Here, I set out a few of the more egregious deceits in this article.
The article opens with the misleading statement that President Biden’s government is working to end corruption and impunity in Guatemala.
Since 2016, Trump and Biden administrations have done fundamentally nothing as the corrupt, military-backed regimes of Presidents Jimmy Morales (2016-2020) and Alejandro Giammattei (2020-current day) “methodically dismantled the last vestiges of independent institutions. One by one, [these governments have] jailed, exiled or silenced the very people the United States said would underpin its efforts to make Guatemala a more fair and ultimately more livable society: independent judges, prosecutors, journalists and human rights activists.”
Dating back decades, and continuing today, the U.S. government (along with the governments of Canada and western Europe, the World Bank, IMF and numerous global companies and banks) refer to successive Guatemalan regimes as “democratic allies”, maintaining mutually beneficial economic, military and diplomatic relations.
This U.S.-led “international community” effectively is enabling Guatemala’s corrupt economic, political and military elites to destroy the capacity of the legal system to provide any accountability or justice for organized crime groups (including drug traffickers) that have infiltrated most branches of the government and State, and for crimes against humanity investigations into the U.S.-backed war crimes committed by the Guatemalan regime in the 1980s and early 1990s.
At the same time, these same Guatemalan regimes continue to relentlessly – oftentimes violently – ensure that the richest lands of the country are controlled by wealthy, ‘for-export’ producers of bananas, African palm, sugarcane, coffee and minerals resources.
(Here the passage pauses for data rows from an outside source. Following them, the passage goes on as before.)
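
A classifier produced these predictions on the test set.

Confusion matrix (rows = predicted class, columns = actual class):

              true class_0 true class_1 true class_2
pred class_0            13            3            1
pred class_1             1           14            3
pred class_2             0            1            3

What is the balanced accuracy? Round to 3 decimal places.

Balanced accuracy = mean of per-class recall.
  class_0: recall = 13/14 = 0.9286
  class_1: recall = 14/18 = 0.7778
  class_2: recall = 3/7 = 0.4286
Mean = (0.9286 + 0.7778 + 0.4286) / 3 = 0.712

0.712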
Over 40% of Guatemalan exports go to the U.S.
“If you are not careful, the press will have you hating the people being repressed
and loving the people doing the repressing.”
The article grotesquely suggests the U.S. aided the return to democracy in January 2022, with the election of President Xiomara Castro.
Since the U.S. and Canadian backed military coup of June 28, 2009, the U.S. (and Canada, Spain and the EU, the World Bank, IMF and countless global companies and investors) maintained mutually beneficial military, economic and diplomatic relations with 12 years and 7 months of military-backed, repressive, exploitative regimes that directly operated (using the executive branch, government institutions, the military and police) a drug-trafficking cartel responsible for producing and/or trans-shipping hundreds of millions of dollars with of cocaine through Honduras, on towards U.S. (and Canadian) cocaine markets.
During these 12 years, 7 months, more Hondurans desperately fled home and country, joining forced migrants and refugee caravans fleeing north through Mexico than ever before since the worst years of U.S. backed military regimes in Honduras in the 1980s.
It was the courage and dignity of the Honduran people alone that enabled President Xiomara to oust the U.S.-backed regime headed by President Juan Orlando Hernandez and the National Party.
The article openly lies about U.S. policy towards Nicaragua, stating the “Biden administration has largely stopped short of using financial sanctions in Central America.” Since the mid-1980s, the U.S. has imposed illegal economic sanctions against successive governments of Nicaragua almost continuously, through to today. These illegal sanctions have been, more often than not, dutifully copied by the governments of Britain and Canada. The purpose is to squeeze and harm Nicaragua’s tiny economy, with the intent of creating social-political upheaval in the country.
Thus, at the same time that the U.S.-led “international community” has been demonizing and attacking the government of Nicaragua politically and economically, they have maintained full diplomatic, economic and military relations with successive corrupt, repressive, military backed governments in Guatemala and Honduras, holding them out in the media and international forums as “democratic allies”.
“Propaganda is as powerful as heroin;
it surreptitiously dissolves all capacity to think.”